2. Have a RB 10 yards away run inside the box, cutting inside or outside of the WR’s block.
3. On command, the DB attacks to block off of the WR closing the distance quickly.
4. The DB approaches square, with a lower pad level than the WR and his hands inside the WR’s hands.
5. The DBs hands should strike the breast pad of the WR violently while hitting at an angle up, knocking the WR into an upright position.
6. Simultaneously, increase the leg drive putting the WR into an ‘uncontrollable backpedal.’ *Keep in mind the WR is trying to do the same thing to the DB.
7. The object is to knock the WR into the RB and slide off and execute proper tackling technique. *Point of emphasis is to teach DB to escape to the ball without delay which would allow the WR to re-establish a blocking position.

III. BALL SKILLS
One of the most aggravating aspects of coaching in the secondary is all of the misplayed throws we have to deal with. We work very hard to get DBs in position and when they actually get there, they misplay the ball and give the offense life. One of the most misplayed thrown balls is the deep ball. We work hard both defensively and offensively to complete and defend deep throws. We set up our practice in order to work good vs. good for this aspect of the game. We set the drill up on both sidelines.

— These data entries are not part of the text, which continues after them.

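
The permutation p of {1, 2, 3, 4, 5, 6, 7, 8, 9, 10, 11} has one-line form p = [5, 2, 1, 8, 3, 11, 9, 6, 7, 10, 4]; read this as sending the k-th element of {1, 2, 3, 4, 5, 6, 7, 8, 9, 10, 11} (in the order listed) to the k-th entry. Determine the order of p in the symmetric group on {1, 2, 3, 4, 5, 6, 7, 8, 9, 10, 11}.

12

The disjoint-cycle form of p has cycle lengths 4, 3, 2, 1, 1.
Since disjoint cycles commute, ord(p) = lcm(4, 3, 2) = 12.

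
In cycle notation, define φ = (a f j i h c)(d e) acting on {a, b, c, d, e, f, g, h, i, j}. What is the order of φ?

The cycle type of φ is (6, 2, 1, 1).
The order is lcm(6, 2) = 6.

6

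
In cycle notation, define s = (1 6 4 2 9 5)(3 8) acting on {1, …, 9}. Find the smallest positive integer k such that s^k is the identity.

6

The disjoint cycles have lengths 6, 2, 1.
The order of s is the least common multiple of its cycle lengths: lcm(6, 2) = 6.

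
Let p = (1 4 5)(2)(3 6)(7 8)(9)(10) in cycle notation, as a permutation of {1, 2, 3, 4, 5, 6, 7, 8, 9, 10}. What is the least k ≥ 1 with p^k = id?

The disjoint cycles have lengths 3, 2, 2, 1, 1, 1.
The order of p is the least common multiple of its cycle lengths: lcm(3, 2, 2) = 6.

6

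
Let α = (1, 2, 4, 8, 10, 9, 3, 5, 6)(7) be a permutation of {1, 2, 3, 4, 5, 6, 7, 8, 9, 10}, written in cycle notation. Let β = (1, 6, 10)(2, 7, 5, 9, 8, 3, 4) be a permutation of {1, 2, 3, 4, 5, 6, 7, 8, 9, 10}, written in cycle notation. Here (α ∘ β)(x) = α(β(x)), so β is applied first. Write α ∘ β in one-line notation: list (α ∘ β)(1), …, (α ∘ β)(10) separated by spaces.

1 7 8 4 3 9 6 5 10 2

(α ∘ β)(x) = α(β(x)). Computing each image: α(β(1)) = α(6) = 1, α(β(2)) = α(7) = 7, α(β(3)) = α(4) = 8, α(β(4)) = α(2) = 4, α(β(5)) = α(9) = 3, α(β(6)) = α(10) = 9, α(β(7)) = α(5) = 6, α(β(8)) = α(3) = 5, α(β(9)) = α(8) = 10, α(β(10)) = α(1) = 2.
Hence α ∘ β = [1 7 8 4 3 9 6 5 10 2].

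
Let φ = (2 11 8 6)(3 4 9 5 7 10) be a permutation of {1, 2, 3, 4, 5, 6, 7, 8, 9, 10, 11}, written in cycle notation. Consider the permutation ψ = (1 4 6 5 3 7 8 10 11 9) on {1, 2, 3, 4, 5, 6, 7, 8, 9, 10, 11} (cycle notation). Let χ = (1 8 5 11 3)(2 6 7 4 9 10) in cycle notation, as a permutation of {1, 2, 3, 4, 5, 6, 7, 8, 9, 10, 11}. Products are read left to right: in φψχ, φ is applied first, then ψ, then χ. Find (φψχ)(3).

7

Apply the permutations in order: φ(3) = 4, then ψ(4) = 6, then χ(6) = 7. So (φψχ)(3) = 7.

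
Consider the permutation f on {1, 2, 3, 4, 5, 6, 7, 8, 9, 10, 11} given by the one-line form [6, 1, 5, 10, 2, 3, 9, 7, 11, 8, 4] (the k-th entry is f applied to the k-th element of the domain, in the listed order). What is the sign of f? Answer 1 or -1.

In disjoint-cycle form the cycle lengths are 6, 5.
A cycle of length ℓ contributes ℓ−1 transpositions, so f is a product of 5 + 4 = 9 transpositions — odd.

-1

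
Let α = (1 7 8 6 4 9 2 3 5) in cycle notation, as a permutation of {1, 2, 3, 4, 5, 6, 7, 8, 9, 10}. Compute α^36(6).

6 lies in the 9-cycle (1 7 8 6 4 9 2 3 5).
On a 9-cycle, α^9 is the identity, so α^36 = α^0 there (36 ≡ 0 mod 9).
So α^36(6) = 6.

6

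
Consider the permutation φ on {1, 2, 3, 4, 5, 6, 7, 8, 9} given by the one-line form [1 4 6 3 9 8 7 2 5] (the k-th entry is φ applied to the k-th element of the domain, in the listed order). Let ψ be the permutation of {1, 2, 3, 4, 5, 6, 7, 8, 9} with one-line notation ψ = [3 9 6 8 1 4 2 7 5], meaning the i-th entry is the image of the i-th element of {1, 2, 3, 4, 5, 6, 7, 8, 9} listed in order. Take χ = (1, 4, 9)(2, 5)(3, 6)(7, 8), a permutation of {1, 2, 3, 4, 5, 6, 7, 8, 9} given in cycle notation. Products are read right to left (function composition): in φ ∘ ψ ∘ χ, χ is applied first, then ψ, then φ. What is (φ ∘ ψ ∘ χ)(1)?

Apply the permutations in order: χ(1) = 4, then ψ(4) = 8, then φ(8) = 2. So (φ ∘ ψ ∘ χ)(1) = 2.

2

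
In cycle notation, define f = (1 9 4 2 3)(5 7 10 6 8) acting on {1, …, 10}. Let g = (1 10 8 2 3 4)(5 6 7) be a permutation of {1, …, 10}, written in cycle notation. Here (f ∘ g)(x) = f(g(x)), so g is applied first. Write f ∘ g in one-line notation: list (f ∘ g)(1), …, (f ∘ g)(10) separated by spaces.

Chase each element through g then f: 1 → 10 → 6; 2 → 3 → 1; 3 → 4 → 2; 4 → 1 → 9; 5 → 6 → 8; 6 → 7 → 10; 7 → 5 → 7; 8 → 2 → 3; 9 → 9 → 4; 10 → 8 → 5.
So f ∘ g in one-line form is 6 1 2 9 8 10 7 3 4 5.

6 1 2 9 8 10 7 3 4 5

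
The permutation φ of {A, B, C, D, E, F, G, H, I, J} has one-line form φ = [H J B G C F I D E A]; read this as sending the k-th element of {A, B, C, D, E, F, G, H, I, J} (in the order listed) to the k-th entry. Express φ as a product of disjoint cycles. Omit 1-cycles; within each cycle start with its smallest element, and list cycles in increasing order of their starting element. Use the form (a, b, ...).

(A, H, D, G, I, E, C, B, J)

Iterating φ from A gives A → H → D → G → I → E → C → B → J → A; that is the 9-cycle (A, H, D, G, I, E, C, B, J).
Continuing from each remaining unvisited element yields (A, H, D, G, I, E, C, B, J).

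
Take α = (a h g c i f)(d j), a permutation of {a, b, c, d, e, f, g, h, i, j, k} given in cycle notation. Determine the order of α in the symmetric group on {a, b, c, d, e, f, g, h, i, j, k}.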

Make sure the DBs get work on both sides.

5. Deep Ball Drill (See Diagram 5)

Diagram 5: Deep Ball Drill

1. On command the WR runs a vertical route and the DB attempts to mirror the WR.
2. The QB throws the ball 25-35 yards downfield within six-seven yards from the sideline over the WRs outside shoulder.
3. The DB will get to a position close enough to touch the WR. The DB will keep his focus on the WRs eyes.
4. When the WR turns to look for the ball, the DB will turn to look. The DB will look up for the ball, trying to keep his hips and shoulders square in an effort not to slow down.
5. Any contact made with the WR must be made while looking for the ball and trying not to draw a penalty.
6. The ball should be intercepted at a high point or deflected with the inside arm.
7. The DB must stay in phase with the WR until the ball is defended.

In conclusion, we hope these drills give you some idea of how we set up our practice drills in order to stress and master the fundamentals. We understand that there are many different drills and philosophies to apply to the coaching for the secondary. We just wanted to share a few of ours with you and hope that they will help you to better prepare your players. Best of luck this fall.

Scott Lakatos enters his fifth season at UConn after spending three seasons as defensive backs coach at Rutgers (2001-2003). He also served as an assistant coach at Maine, New Haven, Syracuse, Boston University and Western Connecticut.